I didn't go so far as to suggest he try to imagine a life without that nagging sense, but I hope to use that in the next session. What would his life look like if the pressure simply disappeared?

After the session, I decided to try the practice on myself. I was going to notice all the times I was preoccupied with questions about my future work. I am in the process of building a coaching practice, and I am only about 30 percent there. Doubts abound, and they crop up hourly. So my experiment was revealing.

On one 30 minute drive, I realized I spent 20 minutes thinking about my uncertain future. It went like this: "Maybe I should just bag it and get a job somewhere. Maybe I could own a franchise like a Starbucks. How much time am I willing to commute?" And so it went.  

When I arrived at my destination, I wondered when I would be able to get back to worrying about my future.
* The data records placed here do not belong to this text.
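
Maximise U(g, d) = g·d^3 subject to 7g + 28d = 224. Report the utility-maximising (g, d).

MU_g = d^3 and MU_d = 3·g·d^2.
MRS = MU_g/MU_d = (1/3)·d/g.
Tangency: set MRS = p_g/p_d = 7/28 = 0.25.
So (1/3)·d/g = 0.25, i.e. d = 0.75·g.
Substitute into the budget 7·g + 28·d = 224: 28·g = 224, so g* = 8.
Then d* = 0.75·8 = 6.

g* = 8, d* = 6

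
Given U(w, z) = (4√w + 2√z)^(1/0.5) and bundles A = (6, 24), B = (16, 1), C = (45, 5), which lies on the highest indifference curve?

Bundle C

Evaluate utility at each bundle:
U(A) = 384.000.
U(B) = 324.000.
U(C) = 980.000.
Highest utility is C, so C ≻ A ≻ B.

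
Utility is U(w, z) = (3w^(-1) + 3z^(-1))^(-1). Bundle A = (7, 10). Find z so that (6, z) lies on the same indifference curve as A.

U depends on (w, z) only through S = 3w^(-1) + 3z^(-1), so equal utility means equal S. At (7, 10): S = 51/70.
With w = 6: 3·6^(-1) = 0.5, so 3z^(-1) = 51/70 − 0.5 = 8/35, i.e. z^(-1) = 8/105.
Hence z = 1/(8/105) = 13.125.
Check: U(6, 13.125) = 1.3725.

z = 13.125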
On the 30 minute drive back home, I drifted off again, thinking about what it would be like to work for someone as opposed to being self-employed. I was off in many worlds rather than fully inhabiting the physical world I was really in.

I felt the pressure of wondering if I am wasting years of my life and that I won't make ends meet or that I will work so much I will be miserable over not having time and energy for my children, friends and community. It was starting to wear me out mentally.

As Matthew Lieberman points out in his book Social: Why Our Brains are Wired to Connect, people in other eras simply didn't have the time for this ruminating on life purpose. Their lives, from beginning to end, were being cared for and caring for others.

Today we feel pressure to be more, and we feel judged (perhaps most harshly by ourselves) when we don't make the most out of life, go for the gusto, strive to climb the next mountain, or feel the pull of some other tired cliche. We might even feel let down when very mundane things satisfy us, so we dismiss the satisfaction. I realized that even after years of practice, I had slid back into using pressure and fear to motivate myself. It speaks to the weight that life's work and financial stability bear on our modern sense of well-being.

But it doesn't have to weigh on us, and we can get out of the burden by looking at it from a different angle. I was looking at my life from what I lacked. What if I looked at it from the angle that my life inherently has purpose and my actions already fit into my goals and and priorities. What goals and priorities am I already supporting?

This reframing of the situation brought a realization that the pressure was exhausting. I let go of it and promptly dozed off. When I awoke, I began looking at my days and weeks asking what purpose they support. I saw that I do a great deal to support my health and the health and well-being of my children. I saw that I contribute to my clients' lives. I contribute to my community, which is something I value greatly. I even let my memory wander back to one of the happiest times of my adulthood. It was when I put all professional worries aside and just focused on curing my son of a deadly illness.

I grew. I focused. I savored mundane pleasures during that time. It wasn't always easy. At times the worries came back. But in the absence of pressure, I was able to focus, see my situation clearly and enjoy the clarity and growth.

In what ways does pressure push you? Can your response simply be to notice the pressure?

Keep a tally of the frequency and possibly even the duration of rumination. Next, try a different perspective of fulfillment. Assume your actions already fit a clear purpose. Look at what you do (as opposed to what you think you ought to be doing) and see what purpose those actions serve. From there, it is almost inherent that you will make the choice to worry less.